Born to a Māori father and white mother, Patricia Grace identifies as Māori and is affiliated with the
iwi (clans) of
Ngāti Toa,
Ngāti Raukawa, and
Te Āti Awa. Growing up, she spent some of her childhood in the suburban home that her father built outside of Wellington, New Zealand, and some of it on her father’s ancestral land of Hongoeka. Although she was an avid reader as a child, she started writing fiction only after attending Wellington Teachers’ College and becoming a full-time teacher at the age of 25. While teaching, she joined a writing club and began to publish her work, setting off her ground-breaking career. In 1975, she became the first female Māori writer to publish a collection of short stories. She then began writing prolifically while simultaneously raising seven children. As of 2021, Grace has written seven novels, seven short story collections, six children’s books, an autobiography, and a biography.
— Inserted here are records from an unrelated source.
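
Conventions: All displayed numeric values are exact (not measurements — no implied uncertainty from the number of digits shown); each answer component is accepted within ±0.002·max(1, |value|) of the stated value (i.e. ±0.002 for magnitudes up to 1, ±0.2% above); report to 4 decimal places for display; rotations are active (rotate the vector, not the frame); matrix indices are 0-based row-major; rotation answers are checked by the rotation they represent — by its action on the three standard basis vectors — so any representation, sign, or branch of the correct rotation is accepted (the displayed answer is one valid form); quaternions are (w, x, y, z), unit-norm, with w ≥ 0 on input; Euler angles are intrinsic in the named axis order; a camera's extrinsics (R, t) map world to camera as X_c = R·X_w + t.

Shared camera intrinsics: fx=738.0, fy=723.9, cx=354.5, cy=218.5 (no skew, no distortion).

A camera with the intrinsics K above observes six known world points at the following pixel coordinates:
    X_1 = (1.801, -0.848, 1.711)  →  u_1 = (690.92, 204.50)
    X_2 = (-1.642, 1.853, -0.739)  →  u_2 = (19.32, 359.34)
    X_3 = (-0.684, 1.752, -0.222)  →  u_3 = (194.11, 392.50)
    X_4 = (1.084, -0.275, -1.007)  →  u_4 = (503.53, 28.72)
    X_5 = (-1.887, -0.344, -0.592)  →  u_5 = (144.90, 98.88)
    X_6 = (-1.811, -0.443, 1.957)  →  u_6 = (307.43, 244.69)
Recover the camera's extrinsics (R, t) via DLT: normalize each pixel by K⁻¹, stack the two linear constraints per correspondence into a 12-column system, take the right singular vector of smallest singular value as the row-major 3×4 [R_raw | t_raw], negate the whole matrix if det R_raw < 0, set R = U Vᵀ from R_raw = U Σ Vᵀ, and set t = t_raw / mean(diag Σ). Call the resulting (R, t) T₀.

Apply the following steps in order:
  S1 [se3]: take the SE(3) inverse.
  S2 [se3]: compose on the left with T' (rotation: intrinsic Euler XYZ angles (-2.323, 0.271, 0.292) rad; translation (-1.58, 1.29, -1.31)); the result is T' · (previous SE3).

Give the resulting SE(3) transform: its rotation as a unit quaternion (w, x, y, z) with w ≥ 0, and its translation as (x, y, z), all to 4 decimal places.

rotation (quat) = (0.6465, -0.7593, -0.0098, 0.0737), translation = (-1.1491, -3.7588, -0.8090)

source (pnp_recover): camera pose = R=[0.8737 -0.2657 0.4076; 0.0232 0.8596 0.5105; -0.4859 -0.4365 0.7572], t=(0.1800, -0.3000, 5.0799)
after S1 (invert_se3): R=[0.8737 0.0232 -0.4859; -0.2657 0.8596 -0.4365; 0.4076 0.5105 0.7572], t=(2.3182, 2.5232, -3.7665)
after S2 (compose_se3): R=[0.9889 -0.0803 -0.1246; 0.1102 -0.1638 0.9803; -0.0991 -0.9832 -0.1532], t=(-1.1491, -3.7588, -0.8090)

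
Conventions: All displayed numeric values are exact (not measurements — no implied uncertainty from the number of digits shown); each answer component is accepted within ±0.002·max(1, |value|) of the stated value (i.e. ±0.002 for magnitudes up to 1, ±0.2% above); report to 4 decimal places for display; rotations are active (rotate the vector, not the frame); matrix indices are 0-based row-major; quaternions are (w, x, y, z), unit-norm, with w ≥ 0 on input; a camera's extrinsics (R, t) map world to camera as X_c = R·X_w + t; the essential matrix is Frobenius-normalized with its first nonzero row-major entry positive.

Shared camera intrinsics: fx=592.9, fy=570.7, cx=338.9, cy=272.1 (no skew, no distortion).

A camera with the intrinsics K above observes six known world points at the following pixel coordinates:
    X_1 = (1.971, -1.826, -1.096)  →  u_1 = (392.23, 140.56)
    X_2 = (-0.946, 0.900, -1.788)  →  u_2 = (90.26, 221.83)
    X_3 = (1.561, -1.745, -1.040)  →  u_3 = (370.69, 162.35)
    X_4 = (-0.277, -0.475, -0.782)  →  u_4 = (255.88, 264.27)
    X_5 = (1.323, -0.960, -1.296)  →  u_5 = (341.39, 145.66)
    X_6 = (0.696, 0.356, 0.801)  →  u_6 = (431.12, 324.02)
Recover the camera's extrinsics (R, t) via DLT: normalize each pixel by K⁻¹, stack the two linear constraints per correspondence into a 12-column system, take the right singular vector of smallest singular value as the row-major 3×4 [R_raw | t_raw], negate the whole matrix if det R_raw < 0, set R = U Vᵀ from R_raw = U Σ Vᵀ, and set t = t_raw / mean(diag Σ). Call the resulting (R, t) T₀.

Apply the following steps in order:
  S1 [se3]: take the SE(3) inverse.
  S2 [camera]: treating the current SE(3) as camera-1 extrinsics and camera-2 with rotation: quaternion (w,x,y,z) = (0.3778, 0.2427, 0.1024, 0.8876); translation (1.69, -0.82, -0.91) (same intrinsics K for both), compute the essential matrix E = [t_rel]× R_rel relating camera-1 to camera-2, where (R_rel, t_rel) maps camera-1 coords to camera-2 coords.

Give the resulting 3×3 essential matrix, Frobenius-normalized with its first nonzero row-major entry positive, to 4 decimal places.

matrix = [0.4688 -0.1271 0.0322; 0.0409 -0.2259 0.6551; -0.5022 0.0744 0.1531]

source (pnp_recover): camera pose = R=[0.7659 -0.0382 0.6418; -0.6425 -0.0094 0.7662; -0.0232 -0.9992 -0.0318], t=(-0.1900, 0.3302, 5.8214)
after S1 (invert_se3): R=[0.7659 -0.6425 -0.0232; -0.0382 -0.0094 -0.9992; 0.6418 0.7662 -0.0318], t=(0.4930, 5.8127, 0.0540)
after S2 (essential): [0.4688 -0.1271 0.0322; 0.0409 -0.2259 0.6551; -0.5022 0.0744 0.1531]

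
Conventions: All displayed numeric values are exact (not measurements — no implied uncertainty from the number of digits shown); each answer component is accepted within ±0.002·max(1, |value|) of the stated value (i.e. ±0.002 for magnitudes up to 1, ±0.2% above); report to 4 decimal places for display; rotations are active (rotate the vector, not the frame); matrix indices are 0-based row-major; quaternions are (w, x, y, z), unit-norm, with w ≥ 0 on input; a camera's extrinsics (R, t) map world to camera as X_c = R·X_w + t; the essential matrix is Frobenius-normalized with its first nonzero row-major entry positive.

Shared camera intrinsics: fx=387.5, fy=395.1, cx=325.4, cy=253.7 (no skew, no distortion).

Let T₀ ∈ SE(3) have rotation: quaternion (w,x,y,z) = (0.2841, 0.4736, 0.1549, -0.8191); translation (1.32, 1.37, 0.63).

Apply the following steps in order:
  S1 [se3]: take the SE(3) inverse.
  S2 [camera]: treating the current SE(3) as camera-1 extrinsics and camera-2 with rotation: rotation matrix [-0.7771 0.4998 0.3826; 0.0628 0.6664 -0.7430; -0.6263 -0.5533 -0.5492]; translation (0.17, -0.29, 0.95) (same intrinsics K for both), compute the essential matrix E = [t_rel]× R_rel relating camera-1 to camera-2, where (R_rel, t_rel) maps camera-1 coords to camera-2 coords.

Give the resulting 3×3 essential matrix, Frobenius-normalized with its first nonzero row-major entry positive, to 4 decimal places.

after S1 (invert_se3): R=[-0.3899 -0.3187 -0.8639; 0.6122 -0.7906 0.0153; -0.6879 -0.5229 0.5034], t=(1.4956, 0.2653, 1.3072)
after S2 (essential): [0.4264 -0.3350 -0.4511; 0.0843 0.5907 -0.3410; 0.0509 0.1193 -0.1149]

matrix = [0.4264 -0.3350 -0.4511; 0.0843 0.5907 -0.3410; 0.0509 0.1193 -0.1149]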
Her work often deals with topics surrounding Māori identity and New Zealand’s history of colonialism. Some of her most famous works include
Tu, written in 2004, which discusses the Māori Battalion that fought in Italy in World War II, and
Potiki, written in 1986, which depicts a Māori community’s struggle to defend its land against development. In 2008, she won the prestigious Neustadt International Prize for Literature. She now lives on ancestral land near Hongoeka Bay.